As a matter of fact I believe my voltage peaked at about 4k rpm and actually dropped a tenth of a volt or so as rpms climbed to 5 and 6k rpm. I have no explanation as to why it would do this, but that is my experience.

The stator/alternator on the VN750 is no worse/weaker than that on any other small to medium sized motorcycle.
Most of them have limited capacity to add extra lights, or whatever other load you might desire.

As has been mentioned, the real pain in the @$$ compared to most other motorcycles, is the fact that the engine on the vn 750 has to be pulled or at least tilted in the frame (which is about 90% of the way to pulling it), in order to change the stator. For an inexperienced rider/owner this could be an all day job, even with help from forum members here.

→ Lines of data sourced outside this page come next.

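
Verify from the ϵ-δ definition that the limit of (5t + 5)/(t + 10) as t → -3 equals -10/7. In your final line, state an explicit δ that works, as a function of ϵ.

Let ϵ > 0 be given. We want δ > 0 with 0 < |t + 3| < δ ⇒ |(5t + 5)/(t + 10) + 10/7| < ϵ.
Combining over a common denominator, (5t + 5)/(t + 10) + 10/7 = [(5t + 5)·7 − (-10)·(t + 10)] / [7·(t + 10)] = 45(t + 3) / (7(t + 10)).
So |(5t + 5)/(t + 10) + 10/7| = 45|t + 3| / (7·|t + 10|).
Restrict δ ≤ 7/2. Then |t + 3| < 7/2 gives |t + 10| = |(t + 3) + 7| ≥ 7 − 7/2 = 7/2.
Hence |(5t + 5)/(t + 10) + 10/7| < 45|t + 3|/(7·(7/2)) = (90/49)|t + 3|, which is < ϵ once |t + 3| < (49/90)ϵ.
Take δ = min(7/2, (49/90)ϵ). Then 0 < |t + 3| < δ forces both bounds, so |(5t + 5)/(t + 10) + 10/7| < ϵ.

δ = min(7/2, (49/90)ϵ)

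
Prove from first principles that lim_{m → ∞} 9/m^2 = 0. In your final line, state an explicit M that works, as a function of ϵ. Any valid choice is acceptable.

Fix ϵ > 0. For m ≥ 1, |9/m^2 − 0| = 9/m^2.
9/m^2 < ϵ ⇔ m^2 > 9/ϵ ⇔ m > (9/ϵ)^{1/2}.
Take M = (9/ϵ)^{1/2}. Then m > M implies 9/m^2 < ϵ.

M = (9/ϵ)^{1/2}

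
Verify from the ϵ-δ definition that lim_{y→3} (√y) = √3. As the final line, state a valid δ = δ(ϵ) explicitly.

Fix ϵ > 0. We want δ > 0 such that 0 < |y − 3| < δ implies |√y − √3| < ϵ.
Rationalise: √y − √3 = (y − 3)/(√y + √3), so |√y − √3| = |y − 3|/(√y + √3).
Restrict δ ≤ 3 so that |y − 3| < 3 forces y > 0, and then √y + √3 > √3.
Hence |√y − √3| < |y − 3|/√3, which is < ϵ once |y − 3| < √3·ϵ.
Take δ = min(3, √3·ϵ). If 0 < |y − 3| < δ then y > 0 and |√y − √3| < |y − 3|/√3 < ϵ.

δ = min(3, √3·ϵ)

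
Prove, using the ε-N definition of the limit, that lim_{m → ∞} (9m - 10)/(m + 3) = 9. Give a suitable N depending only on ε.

Let ε > 0 be given. For m ≥ 1, |(9m - 10)/(m + 3) − 9| = |-37|/((m + 3)) = 37/((m + 3)).
Since m + 3 ≥ m for m ≥ 1, this is ≤ 37/(m) = 37/m.
So |(9m - 10)/(m + 3) − 9| < ε whenever m > 37/ε.
Take N = 37/ε. If m > N then |(9m - 10)/(m + 3) − 9| ≤ 37/m < ε.

N = 37/ε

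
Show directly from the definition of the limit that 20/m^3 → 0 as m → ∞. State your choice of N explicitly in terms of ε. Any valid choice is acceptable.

Let ε > 0. For m ≥ 1, |20/m^3 − 0| = 20/m^3.
20/m^3 < ε ⇔ m^3 > 20/ε ⇔ m > (20/ε)^{1/3}.
Take N = (20/ε)^{1/3}. Then m > N implies 20/m^3 < ε.

N = (20/ε)^{1/3}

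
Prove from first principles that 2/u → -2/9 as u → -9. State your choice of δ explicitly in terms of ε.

δ = min(9/2, (81/4)ε)

Let ε > 0. We seek δ > 0 such that 0 < |u + 9| < δ implies |2/u + 2/9| < ε.
|2/u + 2/9| = 2·|-9 − u|/(9·|u|) = 2|u + 9|/(9|u|).
Require δ ≤ 9/2 so that |u| > 9 − 9/2 = 9/2, hence 9|u| > 81/2.
Then |2/u + 2/9| < 2|u + 9|/(81/2), which is < ε when |u + 9| < (81/4)ε.
Take δ = min(9/2, (81/4)ε). Then 0 < |u + 9| < δ gives both |u + 9| < 9/2 and |u + 9| < (81/4)ε, so |2/u + 2/9| < ε.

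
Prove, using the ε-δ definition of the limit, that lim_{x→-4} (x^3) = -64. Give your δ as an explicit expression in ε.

Let ε > 0. We seek δ > 0 with 0 < |x + 4| < δ ⇒ |x^3 + 64| < ε.
Factor: x^3 + 64 = (x + 4)(x^2 - 4x + 16), so |x^3 + 64| = |x + 4|·|x^2 - 4x + 16|.
Restrict δ ≤ 2. Then |x + 4| < 2 gives |x| < 6, so by the triangle inequality |x^2 - 4x + 16| ≤ 6^2 + 4·6 + 16 = 76.
Hence |x^3 + 64| ≤ 76|x + 4|, which is < ε once |x + 4| < ε/76.
Take δ = min(2, ε/76). If 0 < |x + 4| < δ then both bounds hold and |x^3 + 64| ≤ 76|x + 4| < 76·(ε/76) = ε.

δ = min(2, ε/76)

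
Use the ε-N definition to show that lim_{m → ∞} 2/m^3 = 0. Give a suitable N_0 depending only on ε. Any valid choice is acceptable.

Let ε > 0. For m ≥ 1, |2/m^3 − 0| = 2/m^3.
2/m^3 < ε ⇔ m^3 > 2/ε ⇔ m > (2/ε)^{1/3}.
Take N_0 = (2/ε)^{1/3}. Then m > N_0 implies 2/m^3 < ε.

N_0 = (2/ε)^{1/3}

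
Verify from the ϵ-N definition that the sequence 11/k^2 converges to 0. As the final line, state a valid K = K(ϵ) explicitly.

K = (11/ϵ)^{1/2}

Suppose ϵ > 0. For k ≥ 1, |11/k^2 − 0| = 11/k^2.
11/k^2 < ϵ ⇔ k^2 > 11/ϵ ⇔ k > (11/ϵ)^{1/2}.
Take K = (11/ϵ)^{1/2}. Then k > K implies 11/k^2 < ϵ.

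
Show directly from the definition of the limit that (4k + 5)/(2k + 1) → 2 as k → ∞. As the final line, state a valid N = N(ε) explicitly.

Suppose ε > 0. For k ≥ 1, |(4k + 5)/(2k + 1) − 2| = |6|/(2(2k + 1)) = 6/(2(2k + 1)).
Since 2k + 1 ≥ 2k for k ≥ 1, this is ≤ 6/(2·2k) = (3/2)/k.
So |(4k + 5)/(2k + 1) − 2| < ε whenever k > (3/2)/ε.
Take N = (3/2)/ε. If k > N then |(4k + 5)/(2k + 1) − 2| ≤ (3/2)/k < ε.

N = (3/2)/ε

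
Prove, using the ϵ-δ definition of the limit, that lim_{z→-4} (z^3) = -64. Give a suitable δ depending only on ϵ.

Let ϵ > 0. We seek δ > 0 with 0 < |z + 4| < δ ⇒ |z^3 + 64| < ϵ.
Factor: z^3 + 64 = (z + 4)(z^2 - 4z + 16), so |z^3 + 64| = |z + 4|·|z^2 - 4z + 16|.
Impose δ ≤ 1 so that |z| < 5; then |z^2 - 4z + 16| ≤ 61.
Hence |z^3 + 64| ≤ 61|z + 4|, which is < ϵ once |z + 4| < ϵ/61.
Take δ = min(1, ϵ/61). If 0 < |z + 4| < δ then both bounds hold and |z^3 + 64| ≤ 61|z + 4| < 61·(ϵ/61) = ϵ.

δ = min(1, ϵ/61)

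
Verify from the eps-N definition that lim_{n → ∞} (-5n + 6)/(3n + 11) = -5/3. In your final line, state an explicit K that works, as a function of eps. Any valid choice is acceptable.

Let eps > 0 be given. For n ≥ 1, |(-5n + 6)/(3n + 11) + 5/3| = |73|/(3(3n + 11)) = 73/(3(3n + 11)).
Since 3n + 11 ≥ 3n for n ≥ 1, this is ≤ 73/(3·3n) = (73/9)/n.
So |(-5n + 6)/(3n + 11) + 5/3| < eps whenever n > (73/9)/eps.
Take K = (73/9)/eps. If n > K then |(-5n + 6)/(3n + 11) + 5/3| ≤ (73/9)/n < eps.

K = (73/9)/eps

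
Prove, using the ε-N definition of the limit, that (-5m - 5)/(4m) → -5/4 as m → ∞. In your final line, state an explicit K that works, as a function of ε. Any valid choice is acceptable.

Let ε > 0. For m ≥ 1, |(-5m - 5)/(4m) + 5/4| = |-20|/(4(4m)) = 20/(4(4m)).
Since 4m ≥ 4m for m ≥ 1, this is ≤ 20/(4·4m) = (5/4)/m.
So |(-5m - 5)/(4m) + 5/4| < ε whenever m > (5/4)/ε.
Take K = (5/4)/ε. If m > K then |(-5m - 5)/(4m) + 5/4| ≤ (5/4)/m < ε.

K = (5/4)/ε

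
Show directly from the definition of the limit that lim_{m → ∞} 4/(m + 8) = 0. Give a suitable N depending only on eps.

N = 4/eps

Suppose eps > 0. For m ≥ 1, |4/(m + 8) − 0| = 4/(m + 8) ≤ 4/m.
We need 4/m < eps, i.e. m > 4/eps.
Take N = 4/eps. If m > N then |4/(m + 8)| ≤ 4/m < eps.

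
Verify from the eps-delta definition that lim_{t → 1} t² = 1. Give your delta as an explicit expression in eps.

Let eps > 0. We seek delta > 0 with 0 < |t − 1| < delta ⇒ |t² − 1| < eps.
Factor: t² − 1 = (t − 1)(t + 1), so |t² − 1| = |t − 1|·|t + 1|.
Impose delta ≤ 1 so that |t| < 2; then |t + 1| ≤ 3.
Hence |t² − 1| ≤ 3|t − 1|, which is < eps once |t − 1| < eps/3.
Take delta = min(1, eps/3). If 0 < |t − 1| < delta then both bounds hold and |t² − 1| ≤ 3|t − 1| < 3·(eps/3) = eps.

delta = min(1, eps/3)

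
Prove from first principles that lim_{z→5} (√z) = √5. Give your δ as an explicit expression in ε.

Let ε > 0. We want δ > 0 such that 0 < |z − 5| < δ implies |√z − √5| < ε.
Rationalise: √z − √5 = (z − 5)/(√z + √5), so |√z − √5| = |z − 5|/(√z + √5).
Restrict δ ≤ 5 so that |z − 5| < 5 forces z > 0, and then √z + √5 > √5.
Hence |√z − √5| < |z − 5|/√5, which is < ε once |z − 5| < √5·ε.
Take δ = min(5, √5·ε). If 0 < |z − 5| < δ then z > 0 and |√z − √5| < |z − 5|/√5 < ε.

δ = min(5, √5·ε)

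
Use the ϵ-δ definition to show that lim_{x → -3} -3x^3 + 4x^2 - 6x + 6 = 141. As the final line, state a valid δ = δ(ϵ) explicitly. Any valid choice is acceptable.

Let ϵ > 0. We want δ > 0 such that 0 < |x + 3| < δ implies |(-3x^3 + 4x^2 - 6x + 6) − 141| < ϵ.
(-3x^3 + 4x^2 - 6x + 6) − 141 = -3x^3 + 4x^2 - 6x - 135 = (x + 3)(-3x^2 + 13x - 45).
So |(-3x^3 + 4x^2 - 6x + 6) − 141| = |x + 3|·|-3x^2 + 13x - 45|.
Assume first that |x + 3| < 1, so |x| < 4. Then |-3x^2 + 13x - 45| ≤ 3·4^2 + 13·4 + 45 = 145.
Hence |(-3x^3 + 4x^2 - 6x + 6) − 141| ≤ 145|x + 3| < ϵ provided |x + 3| < ϵ/145.
Take δ = min(1, ϵ/145). Then 0 < |x + 3| < δ gives both |x + 3| < 1 and |x + 3| < ϵ/145, so |(-3x^3 + 4x^2 - 6x + 6) − 141| < ϵ.

δ = min(1, ϵ/145)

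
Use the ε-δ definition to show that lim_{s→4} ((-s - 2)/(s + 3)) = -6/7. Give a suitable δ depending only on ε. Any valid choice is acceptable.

δ = min(7/2, (49/2)ε)

Let ε > 0 be given. We want δ > 0 with 0 < |s − 4| < δ ⇒ |(-s - 2)/(s + 3) + 6/7| < ε.
Combining over a common denominator, (-s - 2)/(s + 3) + 6/7 = [(-s - 2)·7 − (-6)·(s + 3)] / [7·(s + 3)] = -1(s − 4) / (7(s + 3)).
So |(-s - 2)/(s + 3) + 6/7| = |s − 4| / (7·|s + 3|).
Require δ ≤ 7/2, so |s + 3| ≥ |7| − |s − 4| > 7 − 7/2 = 7/2.
Hence |(-s - 2)/(s + 3) + 6/7| < |s − 4|/(7·(7/2)) = (2/49)|s − 4|, which is < ε once |s − 4| < (49/2)ε.
Take δ = min(7/2, (49/2)ε). Then 0 < |s − 4| < δ forces both bounds, so |(-s - 2)/(s + 3) + 6/7| < ε.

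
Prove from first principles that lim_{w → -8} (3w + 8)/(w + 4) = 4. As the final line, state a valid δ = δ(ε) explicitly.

δ = min(2, 2ε)

Suppose ε > 0. We want δ > 0 with 0 < |w + 8| < δ ⇒ |(3w + 8)/(w + 4) − 4| < ε.
Combining over a common denominator, (3w + 8)/(w + 4) − 4 = [(3w + 8)·(-4) − (-16)·(w + 4)] / [(-4)·(w + 4)] = 4(w + 8) / ((-4)(w + 4)).
So |(3w + 8)/(w + 4) − 4| = 4|w + 8| / (4·|w + 4|).
Require δ ≤ 2, so |w + 4| ≥ |-4| − |w + 8| > 4 − 2 = 2.
Hence |(3w + 8)/(w + 4) − 4| < 4|w + 8|/(4·2) = (1/2)|w + 8|, which is < ε once |w + 8| < 2ε.
Take δ = min(2, 2ε). Then 0 < |w + 8| < δ forces both bounds, so |(3w + 8)/(w + 4) − 4| < ε.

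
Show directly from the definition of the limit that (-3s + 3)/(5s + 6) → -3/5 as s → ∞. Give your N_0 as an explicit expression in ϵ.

N_0 = (33/25)/ϵ

Fix ϵ > 0. We seek N_0 > 0 such that s > N_0 implies |(-3s + 3)/(5s + 6) + 3/5| < ϵ.
(-3s + 3)/(5s + 6) + 3/5 = (5(-3s + 3) − (-3)(5s + 6)) / (5(5s + 6)) = 33/(5(5s + 6)).
For s > 0 we have 5s + 6 > 5s, so |(-3s + 3)/(5s + 6) + 3/5| = 33/(5(5s + 6)) < 33/(5·5s) = (33/25)/s.
Thus |(-3s + 3)/(5s + 6) + 3/5| < ϵ whenever s > (33/25)/ϵ.
Take N_0 = (33/25)/ϵ. If s > N_0 then |(-3s + 3)/(5s + 6) + 3/5| < (33/25)/s < ϵ.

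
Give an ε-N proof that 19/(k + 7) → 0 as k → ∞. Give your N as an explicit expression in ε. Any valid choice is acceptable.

Suppose ε > 0. For k ≥ 1, |19/(k + 7) − 0| = 19/(k + 7) ≤ 19/k.
We need 19/k < ε, i.e. k > 19/ε.
Take N = 19/ε. If k > N then |19/(k + 7)| ≤ 19/k < ε.

N = 19/ε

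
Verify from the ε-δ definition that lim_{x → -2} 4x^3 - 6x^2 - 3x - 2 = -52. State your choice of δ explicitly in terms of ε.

δ = min(2, ε/145)

Fix ε > 0. We want δ > 0 such that 0 < |x + 2| < δ implies |(4x^3 - 6x^2 - 3x - 2) + 52| < ε.
(4x^3 - 6x^2 - 3x - 2) + 52 = 4x^3 - 6x^2 - 3x + 50 = (x + 2)(4x^2 - 14x + 25).
So |(4x^3 - 6x^2 - 3x - 2) + 52| = |x + 2|·|4x^2 - 14x + 25|.
Require δ ≤ 2. Then |x + 2| < 2 gives |x| < 4, and by the triangle inequality |4x^2 - 14x + 25| ≤ 4·4^2 + 14·4 + 25 = 145.
Hence |(4x^3 - 6x^2 - 3x - 2) + 52| ≤ 145|x + 2| < ε provided |x + 2| < ε/145.
Take δ = min(2, ε/145). Then 0 < |x + 2| < δ gives both |x + 2| < 2 and |x + 2| < ε/145, so |(4x^3 - 6x^2 - 3x - 2) + 52| < ε.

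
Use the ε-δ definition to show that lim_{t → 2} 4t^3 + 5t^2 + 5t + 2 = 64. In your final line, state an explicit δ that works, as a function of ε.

Suppose ε > 0. We want δ > 0 such that 0 < |t − 2| < δ implies |(4t^3 + 5t^2 + 5t + 2) − 64| < ε.
(4t^3 + 5t^2 + 5t + 2) − 64 = 4t^3 + 5t^2 + 5t - 62 = (t − 2)(4t^2 + 13t + 31).
So |(4t^3 + 5t^2 + 5t + 2) − 64| = |t − 2|·|4t^2 + 13t + 31|.
Assume first that |t − 2| < 1, so |t| < 3. Then |4t^2 + 13t + 31| ≤ 4·3^2 + 13·3 + 31 = 106.
Hence |(4t^3 + 5t^2 + 5t + 2) − 64| ≤ 106|t − 2| < ε provided |t − 2| < ε/106.
Take δ = min(1, ε/106). Then 0 < |t − 2| < δ gives both |t − 2| < 1 and |t − 2| < ε/106, so |(4t^3 + 5t^2 + 5t + 2) − 64| < ε.

δ = min(1, ε/106)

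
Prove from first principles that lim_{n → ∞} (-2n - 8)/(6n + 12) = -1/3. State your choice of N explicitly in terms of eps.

N = (2/3)/eps

Fix eps > 0. For n ≥ 1, |(-2n - 8)/(6n + 12) + 1/3| = |-24|/(6(6n + 12)) = 24/(6(6n + 12)).
Since 6n + 12 ≥ 6n for n ≥ 1, this is ≤ 24/(6·6n) = (2/3)/n.
So |(-2n - 8)/(6n + 12) + 1/3| < eps whenever n > (2/3)/eps.
Take N = (2/3)/eps. If n > N then |(-2n - 8)/(6n + 12) + 1/3| ≤ (2/3)/n < eps.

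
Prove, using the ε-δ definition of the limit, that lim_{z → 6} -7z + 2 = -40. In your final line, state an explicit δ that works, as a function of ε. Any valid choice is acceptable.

δ = ε/7

Let ε > 0 be given. We need δ > 0 so that 0 < |z − 6| < δ implies |(-7z + 2) + 40| < ε.
|(-7z + 2) + 40| = |-7z + 42| = 7|z − 6|.
So 7|z − 6| < ε exactly when |z − 6| < ε/7.
Take δ = ε/7. If 0 < |z − 6| < δ then |(-7z + 2) + 40| = 7|z − 6| < 7·(ε/7) = ε.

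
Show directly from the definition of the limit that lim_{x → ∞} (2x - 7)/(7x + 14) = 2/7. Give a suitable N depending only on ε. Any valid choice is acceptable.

N = (11/7)/ε

Let ε > 0 be given. We seek N > 0 such that x > N implies |(2x - 7)/(7x + 14) − (2/7)| < ε.
(2x - 7)/(7x + 14) − (2/7) = (7(2x - 7) − 2(7x + 14)) / (7(7x + 14)) = -77/(7(7x + 14)).
For x > 0 we have 7x + 14 > 7x, so |(2x - 7)/(7x + 14) − (2/7)| = 77/(7(7x + 14)) < 77/(7·7x) = (11/7)/x.
Thus |(2x - 7)/(7x + 14) − (2/7)| < ε whenever x > (11/7)/ε.
Take N = (11/7)/ε. If x > N then |(2x - 7)/(7x + 14) − (2/7)| < (11/7)/x < ε.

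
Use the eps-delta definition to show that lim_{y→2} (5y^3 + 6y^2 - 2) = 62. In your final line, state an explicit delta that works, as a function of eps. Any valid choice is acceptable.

delta = min(1, eps/125)

Fix eps > 0. We want delta > 0 such that 0 < |y − 2| < delta implies |(5y^3 + 6y^2 - 2) − 62| < eps.
(5y^3 + 6y^2 - 2) − 62 = 5y^3 + 6y^2 - 64 = (y − 2)(5y^2 + 16y + 32).
So |(5y^3 + 6y^2 - 2) − 62| = |y − 2|·|5y^2 + 16y + 32|.
Assume first that |y − 2| < 1, so |y| < 3. Then |5y^2 + 16y + 32| ≤ 5·3^2 + 16·3 + 32 = 125.
Hence |(5y^3 + 6y^2 - 2) − 62| ≤ 125|y − 2| < eps provided |y − 2| < eps/125.
Take delta = min(1, eps/125). Then 0 < |y − 2| < delta gives both |y − 2| < 1 and |y − 2| < eps/125, so |(5y^3 + 6y^2 - 2) − 62| < eps.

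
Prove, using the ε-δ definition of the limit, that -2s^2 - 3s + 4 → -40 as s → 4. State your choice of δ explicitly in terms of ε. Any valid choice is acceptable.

Fix ε > 0. We want δ > 0 such that 0 < |s − 4| < δ implies |(-2s^2 - 3s + 4) + 40| < ε.
(-2s^2 - 3s + 4) + 40 = -2s^2 - 3s + 44 = (s − 4)(-2s - 11).
So |(-2s^2 - 3s + 4) + 40| = |s − 4|·|-2s - 11|.
Require δ ≤ 1. Then |s − 4| < 1 gives |s| < 5, and by the triangle inequality |-2s - 11| ≤ 2·5 + 11 = 21.
Hence |(-2s^2 - 3s + 4) + 40| ≤ 21|s − 4| < ε provided |s − 4| < ε/21.
Take δ = min(1, ε/21). Then 0 < |s − 4| < δ gives both |s − 4| < 1 and |s − 4| < ε/21, so |(-2s^2 - 3s + 4) + 40| < ε.

δ = min(1, ε/21)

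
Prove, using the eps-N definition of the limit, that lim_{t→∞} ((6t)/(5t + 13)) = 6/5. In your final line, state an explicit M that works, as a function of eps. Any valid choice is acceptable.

Fix eps > 0. We seek M > 0 such that t > M implies |(6t)/(5t + 13) − (6/5)| < eps.
(6t)/(5t + 13) − (6/5) = (5(6t) − 6(5t + 13)) / (5(5t + 13)) = -78/(5(5t + 13)).
For t > 0 we have 5t + 13 > 5t, so |(6t)/(5t + 13) − (6/5)| = 78/(5(5t + 13)) < 78/(5·5t) = (78/25)/t.
Thus |(6t)/(5t + 13) − (6/5)| < eps whenever t > (78/25)/eps.
Take M = (78/25)/eps. If t > M then |(6t)/(5t + 13) − (6/5)| < (78/25)/t < eps.

M = (78/25)/eps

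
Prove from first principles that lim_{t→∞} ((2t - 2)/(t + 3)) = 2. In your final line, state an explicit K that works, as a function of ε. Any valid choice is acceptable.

Let ε > 0 be given. We seek K > 0 such that t > K implies |(2t - 2)/(t + 3) − 2| < ε.
(2t - 2)/(t + 3) − 2 = ((2t - 2) − 2(t + 3)) / ((t + 3)) = -8/((t + 3)).
For t > 0 we have t + 3 > t, so |(2t - 2)/(t + 3) − 2| = 8/((t + 3)) < 8/(t) = 8/t.
Thus |(2t - 2)/(t + 3) − 2| < ε whenever t > 8/ε.
Take K = 8/ε. If t > K then |(2t - 2)/(t + 3) − 2| < 8/t < ε.

K = 8/ε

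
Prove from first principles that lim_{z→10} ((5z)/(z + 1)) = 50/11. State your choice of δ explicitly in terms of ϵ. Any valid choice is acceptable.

δ = min(11/2, (121/10)ϵ)

Suppose ϵ > 0. We want δ > 0 with 0 < |z − 10| < δ ⇒ |(5z)/(z + 1) − (50/11)| < ϵ.
Combining over a common denominator, (5z)/(z + 1) − (50/11) = [(5z)·11 − 50·(z + 1)] / [11·(z + 1)] = 5(z − 10) / (11(z + 1)).
So |(5z)/(z + 1) − (50/11)| = 5|z − 10| / (11·|z + 1|).
Require δ ≤ 11/2, so |z + 1| ≥ |11| − |z − 10| > 11 − 11/2 = 11/2.
Hence |(5z)/(z + 1) − (50/11)| < 5|z − 10|/(11·(11/2)) = (10/121)|z − 10|, which is < ϵ once |z − 10| < (121/10)ϵ.
Take δ = min(11/2, (121/10)ϵ). Then 0 < |z − 10| < δ forces both bounds, so |(5z)/(z + 1) − (50/11)| < ϵ.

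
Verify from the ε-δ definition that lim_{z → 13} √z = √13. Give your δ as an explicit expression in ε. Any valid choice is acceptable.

δ = min(13, √13·ε)

Suppose ε > 0. We want δ > 0 such that 0 < |z − 13| < δ implies |√z − √13| < ε.
Multiplying by the conjugate, |√z − √13| = |z − 13|/(√z + √13).
Restrict δ ≤ 13 so that |z − 13| < 13 forces z > 0, and then √z + √13 > √13.
Hence |√z − √13| < |z − 13|/√13, which is < ε once |z − 13| < √13·ε.
Take δ = min(13, √13·ε). If 0 < |z − 13| < δ then z > 0 and |√z − √13| < |z − 13|/√13 < ε.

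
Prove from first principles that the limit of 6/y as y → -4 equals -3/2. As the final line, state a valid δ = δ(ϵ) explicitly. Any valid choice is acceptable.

Let ϵ > 0 be given. We seek δ > 0 such that 0 < |y + 4| < δ implies |6/y + 3/2| < ϵ.
|6/y + 3/2| = 6·|-4 − y|/(4·|y|) = 6|y + 4|/(4|y|).
Restrict δ ≤ 2. Then |y + 4| < 2 gives |y| > 2, so 4|y| > 8.
Then |6/y + 3/2| < 6|y + 4|/8, which is < ϵ when |y + 4| < (4/3)ϵ.
Take δ = min(2, (4/3)ϵ). Then 0 < |y + 4| < δ gives both |y + 4| < 2 and |y + 4| < (4/3)ϵ, so |6/y + 3/2| < ϵ.

δ = min(2, (4/3)ϵ)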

I believe the opening post said the scoot has 12k miles on it. The tires must have been replaced at least once by now.
Ask if the rear splines were lubed when the tire was replaced.

There are two sets of splines.
First is between the driveshaft and final drive on the wheel.
Second is between the final drive and the rear wheel drive hub.

Use of a good Moly lube like Honda Moly60 will probably last for 10k miles on the splines.
That distance is close to how long your rear tire should last, so plan on a spline lube every time you change the rear tire.

Link to fergy,s spline lube procedure:http://www.vn750.com/forum/showthread.php?t=17274
Wib gets into the final drive to hub cleaning and lube at post #34 I think.